Le billet politique de Philippe Bilger


La révolution doit être à droite…
Bry sur Marne, 6 novembre 2025 © JEANNE ACCORSINI/SIPA

Notre chroniqueur veut que Bruno Retailleau (65 ans aujourd’hui) et la droite de gouvernement ruent dans les brancards et répudient toute tiédeur. Quitte à s’inspirer du président argentin Javier Milei pour enfin sortir les honnêtes citoyens du maquis administratif ?


La révolution, semeuse de mort et coupeuse de têtes, ne fait plus rêver, à l’exception de quelques idéologues nostalgiques ayant le goût du sang. On se souvient aussi qu’Emmanuel Macron avait écrit, dans les promesses inaugurales de tout pouvoir, un livre intitulé Révolution, dont, au fil des mandats, il ne subsiste guère que le titre : le fond et les engagements se sont vite évaporés.

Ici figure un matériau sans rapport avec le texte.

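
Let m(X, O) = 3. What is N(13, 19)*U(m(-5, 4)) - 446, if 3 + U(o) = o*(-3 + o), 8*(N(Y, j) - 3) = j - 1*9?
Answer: -1835/4 ≈ -458.75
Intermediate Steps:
N(Y, j) = 15/8 + j/8 (N(Y, j) = 3 + (j - 1*9)/8 = 3 + (j - 9)/8 = 3 + (-9 + j)/8 = 3 + (-9/8 + j/8) = 15/8 + j/8)
U(o) = -3 + o*(-3 + o)
N(13, 19)*U(m(-5, 4)) - 446 = (15/8 + (⅛)*19)*(-3 + 3² - 3*3) - 446 = (15/8 + 19/8)*(-3 + 9 - 9) - 446 = (17/4)*(-3) - 446 = -51/4 - 446 = -1835/4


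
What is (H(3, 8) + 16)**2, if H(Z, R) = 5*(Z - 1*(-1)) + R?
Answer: 1936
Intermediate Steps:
H(Z, R) = 5 + R + 5*Z (H(Z, R) = 5*(Z + 1) + R = 5*(1 + Z) + R = (5 + 5*Z) + R = 5 + R + 5*Z)
(H(3, 8) + 16)**2 = ((5 + 8 + 5*3) + 16)**2 = ((5 + 8 + 15) + 16)**2 = (28 + 16)**2 = 44**2 = 1936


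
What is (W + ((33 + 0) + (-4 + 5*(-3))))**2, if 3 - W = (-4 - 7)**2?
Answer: 10816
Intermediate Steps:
W = -118 (W = 3 - (-4 - 7)**2 = 3 - 1*(-11)**2 = 3 - 1*121 = 3 - 121 = -118)
(W + ((33 + 0) + (-4 + 5*(-3))))**2 = (-118 + ((33 + 0) + (-4 + 5*(-3))))**2 = (-118 + (33 + (-4 - 15)))**2 = (-118 + (33 - 19))**2 = (-118 + 14)**2 = (-104)**2 = 10816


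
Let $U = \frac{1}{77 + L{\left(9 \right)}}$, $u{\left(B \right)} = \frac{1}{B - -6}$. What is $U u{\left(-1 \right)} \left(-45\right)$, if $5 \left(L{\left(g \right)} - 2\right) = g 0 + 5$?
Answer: $- \frac{9}{80} \approx -0.1125$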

Malgré les terribles ou décevantes désillusions qu’a connues l’idée révolutionnaire, il est permis de considérer que, sur les plans intellectuel et politique, il reste non seulement possible, mais aussi nécessaire, de s’en réclamer pour donner une véritable ambition et une réelle nouveauté à un programme.

Renverser la table

Je songe à celui qui devra, sans trop tarder, donner à la droite classique — républicaine, si l’on veut user de cet adjectif passe-partout — son assise, sa force et son originalité. Récemment, j’ai été frappé par la réflexion d’un responsable de LR soulignant que la seule manière, pour ce parti, de se distinguer serait de sortir de la banalité des projets et, au contraire, de provoquer et de « renverser la table ». Agir autrement reviendrait à se fondre dans une masse au sein de laquelle les identités du camp conservateur, largement entendu, ne seraient plus vraiment discernables.

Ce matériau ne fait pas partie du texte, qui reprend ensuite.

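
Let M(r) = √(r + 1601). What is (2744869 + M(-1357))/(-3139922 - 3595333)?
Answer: -2744869/6735255 - 2*√61/6735255 ≈ -0.40754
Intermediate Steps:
M(r) = √(1601 + r)
(2744869 + M(-1357))/(-3139922 - 3595333) = (2744869 + √(1601 - 1357))/(-3139922 - 3595333) = (2744869 + √244)/(-6735255) = (2744869 + 2*√61)*(-1/6735255) = -2744869/6735255 - 2*√61/6735255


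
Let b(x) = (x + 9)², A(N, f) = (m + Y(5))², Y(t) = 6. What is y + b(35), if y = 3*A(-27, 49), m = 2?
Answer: 2128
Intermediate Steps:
A(N, f) = 64 (A(N, f) = (2 + 6)² = 8² = 64)
b(x) = (9 + x)²
y = 192 (y = 3*64 = 192)
y + b(35) = 192 + (9 + 35)² = 192 + 44² = 192 + 1936 = 2128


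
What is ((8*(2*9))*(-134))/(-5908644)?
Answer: 536/164129 ≈ 0.0032657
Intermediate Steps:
((8*(2*9))*(-134))/(-5908644) = ((8*18)*(-134))*(-1/5908644) = (144*(-134))*(-1/5908644) = -19296*(-1/5908644) = 536/164129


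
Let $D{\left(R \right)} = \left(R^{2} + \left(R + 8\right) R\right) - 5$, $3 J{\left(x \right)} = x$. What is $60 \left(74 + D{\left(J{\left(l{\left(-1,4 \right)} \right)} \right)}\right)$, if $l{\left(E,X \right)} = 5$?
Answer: $\frac{15820}{3} \approx 5273.3$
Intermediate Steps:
$J{\left(x \right)} = \frac{x}{3}$
$D{\left(R \right)} = -5 + R^{2} + R \left(8 + R\right)$ ($D{\left(R \right)} = \left(R^{2} + \left(8 + R\right) R\right) - 5 = \left(R^{2} + R \left(8 + R\right)\right) - 5 = -5 + R^{2} + R \left(8 + R\right)$)
$60 \left(74 + D{\left(J{\left(l{\left(-1,4 \right)} \right)} \right)}\right) = 60 \left(74 + \left(-5 + 2 \left(\frac{1}{3} \cdot 5\right)^{2} + 8 \cdot \frac{1}{3} \cdot 5\right)\right) = 60 \left(74 + \left(-5 + 2 \left(\frac{5}{3}\right)^{2} + 8 \cdot \frac{5}{3}\right)\right) = 60 \left(74 + \left(-5 + 2 \cdot \frac{25}{9} + \frac{40}{3}\right)\right) = 60 \left(74 + \left(-5 + \frac{50}{9} + \frac{40}{3}\right)\right) = 60 \left(74 + \frac{125}{9}\right) = 60 \cdot \frac{791}{9} = \frac{15820}{3}$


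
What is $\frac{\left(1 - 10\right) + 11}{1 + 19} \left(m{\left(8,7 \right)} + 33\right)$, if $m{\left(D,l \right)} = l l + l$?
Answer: $\frac{89}{10} \approx 8.9$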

En effet, si l’on demeure dans le registre de propositions certes antagonistes mais guère bouleversantes — beaucoup moins de rupture que de continuation plus ou moins corrigée ou infléchie — la droite, même enfin dirigée par un homme de conviction, de courage et de moralité, Bruno Retailleau (qui, heureusement, n’a rien renié), aura du mal à se dégager du marais.

Elle risquera, par exemple, d’encourir le reproche d’être trop faible, par rapport au RN, sur le régalien, l’immigration ou le social, et donc de pâtir de la comparaison. Avec la difficulté supplémentaire que l’extrémisme même du RN, en se lissant et en s’assouplissant, donnera de la droite une image encore plus affadie.

Il faut que cette dernière, dans le fond comme dans la forme, rue dans les brancards, répudie toute tiédeur et n’hésite plus à formuler des pistes provocatrices. Non qu’elles puissent, dans l’état actuel, être immédiatement empruntées, mais afin qu’elles servent au moins de visée et d’aiguillon, pour être un jour opératoires.

Si je suis évidemment plus sensible à certains domaines qu’à d’autres — outre le secteur judiciaire — je serais enclin à privilégier, pour les transformations révolutionnaires, la vie et le régime des entreprises, la sphère de la culture et ce que je pourrais appeler les absurdités parfois insurmontables de l’univers administratif kafkaïen, avec des quotidiennetés bouleversées par la méprise, l’erreur ou la fraude.

Afuera !

Suivre aveuglément le afuera du président argentin n’aurait pas de sens, mais il a ouvert un chemin que nous aurions dû parcourir depuis longtemps : celui de la suppression de quelques ministères et d’un certain nombre de fonctions plus honorifiques ou nuisibles qu’utiles. En effet, le ministère, dans sa structure de base, amplifie la bureaucratie, élève mille obstacles entre la conception et l’exécution et fige un personnel qui serait plus efficace dans des circuits plus industrieux.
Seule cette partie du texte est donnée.